Als Annika Wolfgang kennen lernte, hatte sie schnell verstanden, dass sie sich nicht in seine Beziehung zum Hund mischen durfte, wenn sie ihn wollte, und das wollte sie – um jeden Preis sogar. Wobei sie heute wusste, dass sie damals nicht ermessen konnte, was das bedeutete. Ein Mann mit Hund, das war wie eine Frau mit Kind. Man musste den Menschen mit diesem Auswuchs akzeptieren. Das Anhängsel runterschlucken ohne sich zu verschlucken. In der ersten Verliebtheit, als alles so wunderbar leicht fiel, besonders das Wort Ja, ja zu allem, hatte Annika geschwärmt, wie toll es sei, einen Hund zu halten und Fotos von dem Hund herumgezeigt, gezwungenermaßen, denn sie besaß kein Bild von Wolfgang alleine; wo Wolfgang war, war auch Bijou, und es gab nur einen Ort, wo Bijou nicht war: in Wolfgangs Bett, wobei Annika sich manches Mal gefragt hatte, ob sie Bijou aus seinem Bett vertrieben hatte. Wolfgang leugnete das. Aber er hatte auch geleugnet, sie jemals geknutscht zu haben. Und das machte er, wenn er sich unbeobachtete fühlte. Am liebsten zwischen die Augen. Widerlich.

Wolfgang stöhnte noch einmal. Bijous Ohren zuckten. Der Köter schlief nicht, Annika hatte es gewusst. Tat nur so, der Köter. Die Köte, Kröte. Eine Spannerin!

Wolfgang kann weiterstöhnen bis Bijou zu jaulen anfängt, dachte Annika, bei offener Tür geht hier nichts voran.

Annika küsste ein bisschen um Wolfgangs Bauchnabel herum, und auf einmal war es um sie geschehen, all die zarten Härchen und die weiche Haut über den sogar im Liegen sichtbaren Muskelmulden. Und im Kreiseln ihres Küssens vergaß sie, was sie nicht wollte, und trudelte mit Wolfgangs Strudeln und segelte straff an seinem Stöhnen und befreite sich von ihrem Slip und strandete in Bijous Blick. Bernstein in Eis. Keine Bewegung. Kalt. Annika starrte zurück. Wolfgang stöhnte. Annika streichelte seine Wade. Und starrte. Starrte wie Bijou und kniete sich zwischen Wolfgangs Beine, den Hund im Blick. Leckte Wolfgang genießerisch wie eine Beute, und Bijou, die Hyäne winselte, jaulte und bellte ihre Niederlage zum Bett hinüber.

„Aus!”, rief Wolfgang unwillig.

Mit einem Seufzen verstummte Bijou.

„Von mir aus kannst du die Tür schließen”, sagte Wolfgang.

Sehr langsam stand Annika auf. Der Hund starrte mit abgewandtem Gesicht zur Wand.

„Adieu, Bijou”, sagte Wolfgang. Annika schlug die Tür zu und knüpfte küssend an, wo sie aufgehört hatte. Vor der Tür plumpste etwas zu Boden. Bijou hatte Platz genommen. Wolfgang zog Annika auf seinen Bauch. Ein leises Kratzen war vielleicht zu hören. Vielleicht war es aber auch der Wind. Man musste sehr angestrengt horchen, um die Geräusche zu entdecken, die hinter der Stille lauerten. Annika küsste in Wolfgangs Haar herum und versuchte, den Duft zu finden, den sie so mochte. Sie küsste sein Gesicht und über seinen Hals, küsste und lauschte. Anscheinend lauschte Wolfgang auch, denn da, wo sich etwas regen sollte, da dämmerte es vor sich hin.

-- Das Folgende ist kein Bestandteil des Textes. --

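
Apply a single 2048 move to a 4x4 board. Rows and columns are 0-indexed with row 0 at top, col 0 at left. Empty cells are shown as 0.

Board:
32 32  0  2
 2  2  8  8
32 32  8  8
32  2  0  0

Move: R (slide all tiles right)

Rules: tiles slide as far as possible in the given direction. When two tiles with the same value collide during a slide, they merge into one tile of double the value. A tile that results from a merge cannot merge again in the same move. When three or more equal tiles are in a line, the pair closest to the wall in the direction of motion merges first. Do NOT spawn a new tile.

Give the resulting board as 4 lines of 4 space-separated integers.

Answer:  0  0 64  2
 0  0  4 16
 0  0 64 16
 0  0 32  2

Derivation:
Slide right:
row 0: [32, 32, 0, 2] -> [0, 0, 64, 2]
row 1: [2, 2, 8, 8] -> [0, 0, 4, 16]
row 2: [32, 32, 8, 8] -> [0, 0, 64, 16]
row 3: [32, 2, 0, 0] -> [0, 0, 32, 2]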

Und dann sprang Bijou. Gegen die Tür. Ihre scharfen schwarzen Krallen ratschten am Lack entlang. Gleich würde die Tür zersplittern unter dem Angriff des Riesenschnauzers.

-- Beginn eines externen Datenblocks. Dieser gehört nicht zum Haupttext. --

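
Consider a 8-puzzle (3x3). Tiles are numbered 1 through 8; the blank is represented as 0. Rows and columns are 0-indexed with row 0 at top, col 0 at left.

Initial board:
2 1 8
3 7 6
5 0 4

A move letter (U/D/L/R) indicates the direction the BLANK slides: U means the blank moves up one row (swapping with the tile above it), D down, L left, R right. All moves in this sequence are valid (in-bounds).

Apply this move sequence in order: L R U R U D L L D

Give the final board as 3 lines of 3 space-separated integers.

Answer: 2 1 8
5 3 6
0 7 4

Derivation:
After move 1 (L):
2 1 8
3 7 6
0 5 4

After move 2 (R):
2 1 8
3 7 6
5 0 4

After move 3 (U):
2 1 8
3 0 6
5 7 4

After move 4 (R):
2 1 8
3 6 0
5 7 4

After move 5 (U):
2 1 0
3 6 8
5 7 4

After move 6 (D):
2 1 8
3 6 0
5 7 4

After move 7 (L):
2 1 8
3 0 6
5 7 4

After move 8 (L):
2 1 8
0 3 6
5 7 4

After move 9 (D):
2 1 8
5 3 6
0 7 4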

„Bijou!” rief Wolfgang. „Nein!”

Bijou, voller Freude, die Stimme ihres Geliebten zu hören, verdoppelte ihre Bemühungen, und Wolfgang sprang mit einem Satz auf und öffnete die Tür, wobei Bijou ihn wild ansprang und dann zwischen seinen Beinen zu sitzen kam, wo sie den Kopf hob und ergeben zum Gesicht ihres Herrchens schaute, während sie, was vor ihren Augen schlenkerte, inniglich abschlabberte.